Год назад, когда она взялась за это задание, всё было предельно просто и понятно. Транснациональная корпорация, привыкшая действовать без особых оглядок на законы стран, куда она запустила свои щупальцы, напорола в России серьёзных косяков, и теперь ей грозили судебные разбирательства и громадные штрафы. У судьи, ведущего одно из таких дел, была безупречная репутация и молодая дочь, которую, посчитав слабым звеном, решено было взять в разработку. Употребляй Нина наркотики или веди хоть какой-нибудь маломальский предосудительный образ жизни, всё было бы намного проще и решилось бы малой кровью. Однако, за неимением к чему подкопаться, руководство поручило Бинде привезти девушку в Коктебель, пообещав, что это будет считаться закрытием темы. После появления невесть откуда взявшихся моряков Бинду попросили оставаться рядом с Ниной. Просьбой никак нельзя было пренебречь, тем более что на её счёт в банке на Багамских островах была переведена вся сумма за первую сделку и аванс за продолжение работы в Крыму. И вот теперь японские уракены оказались в спине у несчастной Марины, которую ей пришлось убить просто так, на всякий случай, страхуя тех, кто должен был по-тихому разобраться с Ниной. Зная, что прошлого не вернёшь и время остановить нельзя, Бинда Шуман оставила свои размышления о японцах и невинных жертвах. Поменяв в очередной раз свой outfit , она приобрела билет до Москвы на имя гражданки Аргентины Виктории Сосо и, одиноко устроившись за барной стойкой маленького кафе, заказала двойной эспрессо и фрэш орандж.
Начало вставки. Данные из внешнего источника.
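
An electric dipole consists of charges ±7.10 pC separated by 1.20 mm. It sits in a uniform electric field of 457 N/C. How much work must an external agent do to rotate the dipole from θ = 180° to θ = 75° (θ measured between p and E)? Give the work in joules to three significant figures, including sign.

W ≈ -4.90×10⁻¹² J

Dipole moment p = qd = (7.10×10⁻¹² C)(0.00120 m) = 8.52×10⁻¹⁵ C·m.
W_ext = ΔU = U(θ₂) − U(θ₁) = −pE cosθ₂ − (−pE cosθ₁) = pE(cosθ₁ − cosθ₂).
W = (8.52×10⁻¹⁵)(457)·(cos180° − cos75°) = (3.894×10⁻¹²)·(-1.2588) = -4.901×10⁻¹² J.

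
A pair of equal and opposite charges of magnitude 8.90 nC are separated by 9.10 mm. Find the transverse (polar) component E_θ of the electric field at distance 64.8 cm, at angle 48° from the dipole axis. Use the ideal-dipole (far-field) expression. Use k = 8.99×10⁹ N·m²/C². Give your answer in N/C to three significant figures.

Dipole moment p = qd = (8.90×10⁻⁹ C)(0.00910 m) = 8.099×10⁻¹¹ C·m.
For a dipole, E_θ = (kp sinθ)/r³.
kp/r³ = (8.99×10⁹)(8.099×10⁻¹¹)/(0.648)³ = 2.676 N/C.
E_θ = 2.676·sin48° = 1.989 N/C.

E_θ ≈ 1.99 N/C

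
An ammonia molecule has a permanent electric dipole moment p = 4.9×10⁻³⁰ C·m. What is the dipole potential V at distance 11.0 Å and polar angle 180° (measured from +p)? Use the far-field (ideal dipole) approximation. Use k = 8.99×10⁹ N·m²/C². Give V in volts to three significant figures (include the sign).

The dipole potential is V = kp cosθ / r².
V = (8.99×10⁹)(4.90×10⁻³⁰)·cos180° / (1.10×10⁻⁹)² = -0.03641 V.

V ≈ -0.0364 V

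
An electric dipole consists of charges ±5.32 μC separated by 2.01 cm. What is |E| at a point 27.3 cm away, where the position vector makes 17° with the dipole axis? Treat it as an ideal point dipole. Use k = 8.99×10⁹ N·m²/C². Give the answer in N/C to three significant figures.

E ≈ 9.14×10⁴ N/C

Dipole moment p = qd = (5.32×10⁻⁶ C)(0.0201 m) = 1.069×10⁻⁷ C·m.
At angle θ the dipole field magnitude is E = (kp/r³)·√(1 + 3cos²θ).
kp/r³ = (8.99×10⁹)(1.069×10⁻⁷) / (0.273)³ = 4.723×10⁴ N/C.
√(1 + 3cos²17°) = √(1 + 3·0.9145) = √3.7436 ≈ 1.9348.
E ≈ 4.723×10⁴ × 1.935 = 9.139×10⁴ N/C.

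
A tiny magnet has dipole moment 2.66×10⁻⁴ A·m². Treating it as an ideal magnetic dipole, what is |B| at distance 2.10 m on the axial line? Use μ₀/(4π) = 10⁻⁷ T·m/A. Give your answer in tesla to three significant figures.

On axis B = (μ₀/4π)·2m/r³.
B = 2·(10⁻⁷)·(2.66×10⁻⁴) / (2.10)³ = 5.745×10⁻¹² T.

B ≈ 5.74×10⁻¹² T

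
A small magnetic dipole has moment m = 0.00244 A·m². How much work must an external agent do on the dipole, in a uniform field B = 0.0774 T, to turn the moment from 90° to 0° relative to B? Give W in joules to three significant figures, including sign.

W ≈ -1.89×10⁻⁴ J

W_ext = ΔU = −mB cosθ₂ + mB cosθ₁ = mB(cosθ₁ − cosθ₂).
W = (0.00244)(0.0774)·(cos90° − cos0°) = (1.889×10⁻⁴)·(-1.0000) = -1.889×10⁻⁴ J.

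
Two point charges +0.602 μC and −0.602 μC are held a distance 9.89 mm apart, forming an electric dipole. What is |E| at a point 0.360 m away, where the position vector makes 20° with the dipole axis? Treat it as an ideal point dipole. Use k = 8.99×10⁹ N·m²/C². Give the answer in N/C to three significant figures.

Dipole moment p = qd = (6.02×10⁻⁷ C)(0.00989 m) = 5.954×10⁻⁹ C·m.
At angle θ the dipole field magnitude is E = (kp/r³)·√(1 + 3cos²θ).
kp/r³ = (8.99×10⁹)(5.954×10⁻⁹) / (0.360)³ = 1147 N/C.
√(1 + 3cos²20°) = √(1 + 3·0.8830) = √3.6491 ≈ 1.9103.
E ≈ 1147 × 1.910 = 2192 N/C.

E ≈ 2190 N/C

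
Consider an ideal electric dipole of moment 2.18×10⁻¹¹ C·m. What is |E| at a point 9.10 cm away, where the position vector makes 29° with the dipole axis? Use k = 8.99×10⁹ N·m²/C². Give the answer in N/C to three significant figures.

At angle θ the dipole field magnitude is E = (kp/r³)·√(1 + 3cos²θ).
kp/r³ = (8.99×10⁹)(2.18×10⁻¹¹) / (0.0910)³ = 260.1 N/C.
√(1 + 3cos²29°) = √(1 + 3·0.7650) = √3.2949 ≈ 1.8152.
E ≈ 260.1 × 1.815 = 472.1 N/C.

E ≈ 472 N/C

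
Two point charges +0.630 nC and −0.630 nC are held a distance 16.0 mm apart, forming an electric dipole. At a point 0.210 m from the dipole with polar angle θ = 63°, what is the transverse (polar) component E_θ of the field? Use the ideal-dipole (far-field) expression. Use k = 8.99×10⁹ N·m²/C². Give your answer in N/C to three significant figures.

E_θ ≈ 8.72 N/C

Dipole moment p = qd = (6.30×10⁻¹⁰ C)(0.0160 m) = 1.008×10⁻¹¹ C·m.
For a dipole, E_θ = (kp sinθ)/r³.
kp/r³ = (8.99×10⁹)(1.008×10⁻¹¹)/(0.210)³ = 9.785 N/C.
E_θ = 9.785·sin63° = 8.719 N/C.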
Вылет самолёта планировался на пять утра. К радости Бинды, посадку объявили без задержек. Посмотрев на донышко кофейной чашки и разглядев там несколько капель уже остывшего напитка, она поднесла чашку ко рту. Кофе, ставший ещё слаще от сахаринок на дне чашки, растёкся горьковатым послевкусием по её языку и нёбу, заставив поморщиться от удовольствия. Забрав с барной стойки демонстративно лежавший там паспорт республики Аргентина, она заспешила к объявленному выходу, когда знакомый голос окликнул её по имени, о котором она слишком рано поспешила забыть.

                ***
Повернувшись спиной к столу для совещаний, капитан второго ранга Моисеев опустил трубку секретной связи на рычажки стоявшего на тумбочке аппарата. Машинально поправив китель, он ещё раз попробовал собраться перед тем, как ему предстояло огласить трагическую новость. Ещё один входящий вызов сначала показался ему спасительной соломинкой, но, выслушав всё до конца, Моисеев изменил своё мнение.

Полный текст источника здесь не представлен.